All of this is done in a "30,000-square-foot factory, located in an industrial park outside Sarasota, Florida." Here, "a roomful of Russian-designed machines spit[s] out 3-carat roughs 24 hours a day, seven days a week."
The warehouse is run by a company called Gemesis. Its owner jokes that, add another warehouse or two, and soon he'll have himself "a proper diamond mine."
[Image: two yellow diamonds by Gemesis. The diamonds are apparently undetectable as manmade except by the most expensive machinery De Beers can throw at them.]
[Image: the inner crystallography of a diamond – looking almost as if "Black Square" by Kazimir Malevich hit the bottle and went to Kinko's with some time to kill:]
But Gemesis does not have the only – in fact, does not have the best – method for producing artificial diamonds. Apollo Diamond, based in Boston – in "a suburban strip mall occupied by a fitness gym and a graphic design company" – uses a process called chemical vapor deposition, or CVD. CVD "has been used for more than a decade to cover relatively large surfaces with microscopic diamond crystals. The technique transforms carbon into a plasma, which then precipitates onto a substrate as diamond."
The diamond precipitates, forming "when a plasma cloud rains carbon onto diamond wafers" – but perhaps rain is not the appropriate analogy here.

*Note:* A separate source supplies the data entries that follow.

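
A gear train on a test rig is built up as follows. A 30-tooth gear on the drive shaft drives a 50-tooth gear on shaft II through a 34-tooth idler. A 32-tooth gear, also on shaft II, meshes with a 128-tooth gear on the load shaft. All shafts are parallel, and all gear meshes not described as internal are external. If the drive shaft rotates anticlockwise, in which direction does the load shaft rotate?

the drive shaft → shaft II: driver → idler → driven is 2 external meshes, 2 reversals → CCW.
shaft II → the load shaft: external mesh, 1 reversal → CW.
3 reversals in total — an odd number — so the load shaft turns opposite to the drive shaft.

clockwise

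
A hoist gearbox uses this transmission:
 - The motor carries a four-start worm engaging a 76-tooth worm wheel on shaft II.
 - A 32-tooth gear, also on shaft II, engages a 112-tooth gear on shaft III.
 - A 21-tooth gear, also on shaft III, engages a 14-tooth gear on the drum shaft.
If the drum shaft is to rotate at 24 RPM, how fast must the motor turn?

Overall ratio R = 19 × 3.5 × 0.66667 = 44.333.
Required input speed = output speed × R = 24 × 44.333 = 1064 RPM.

1064 RPM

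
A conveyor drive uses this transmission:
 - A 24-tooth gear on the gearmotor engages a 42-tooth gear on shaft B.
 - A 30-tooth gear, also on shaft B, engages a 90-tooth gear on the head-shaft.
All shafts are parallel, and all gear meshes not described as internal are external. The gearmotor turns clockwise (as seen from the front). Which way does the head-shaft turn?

the gearmotor → shaft B: external mesh, 1 reversal → CCW.
shaft B → the head-shaft: external mesh, 1 reversal → CW.
2 reversals in total — an even number — so the head-shaft turns the same way as the gearmotor.

clockwise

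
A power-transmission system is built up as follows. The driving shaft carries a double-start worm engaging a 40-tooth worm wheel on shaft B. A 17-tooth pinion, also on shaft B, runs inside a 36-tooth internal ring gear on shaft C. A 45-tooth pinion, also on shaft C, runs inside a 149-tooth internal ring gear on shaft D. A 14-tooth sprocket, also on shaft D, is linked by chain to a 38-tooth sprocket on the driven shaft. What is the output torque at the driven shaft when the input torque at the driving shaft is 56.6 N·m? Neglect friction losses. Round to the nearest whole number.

worm 40/2 = 20 → τ = 56.6·20 = 1132 N·m
internal gear 36/17 = 2.1176 → τ = 1132·2.1176 = 2397.2 N·m
internal gear 149/45 = 3.3111 → τ = 2397.2·3.3111 = 7937.3 N·m
chain 38/14 = 2.7143 → τ = 7937.3·2.7143 = 21544 N·m

21544 N·m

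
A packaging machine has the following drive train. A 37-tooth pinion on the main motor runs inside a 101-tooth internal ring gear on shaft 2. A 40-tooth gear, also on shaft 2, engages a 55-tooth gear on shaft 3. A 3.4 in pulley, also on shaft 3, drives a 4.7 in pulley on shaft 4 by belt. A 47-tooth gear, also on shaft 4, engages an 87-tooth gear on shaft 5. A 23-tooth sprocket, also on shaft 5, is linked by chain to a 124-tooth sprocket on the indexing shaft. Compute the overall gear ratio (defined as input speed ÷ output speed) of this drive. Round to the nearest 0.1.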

Using CVD, "diamonds could conceivably be grown in large bricks" – kicking off a whole new realm of architectural possibilities that the Wired article does not otherwise describe: a new diamond-walled Notre-Dame of constant refraction and transparent vaults, precision-cut into spires that would put Gaudí to shame.
But it's the precipitation that interests me here, especially in the context of snow: "To grow single-crystal diamond using chemical vapor deposition, you must first divine the exact combination of temperature, gas composition, and pressure – a 'sweet spot' that results in the formation of a single crystal. Otherwise, innumerable small diamond crystals will rain down" – or snow down, as the case may be.
An artificial earth-chamber that snows diamonds.
Perhaps, then, BLDGBLOG needs to update its proposal for a snowflake incubation city, and reimagine it as a city that constantly snows diamonds, thousands upon thousands of diamonds, snowing down from the roofs of cathedrals, filling inland canals, blowing through elevator shafts, falling quietly behind glass walls with a light rhythmic tap and rush.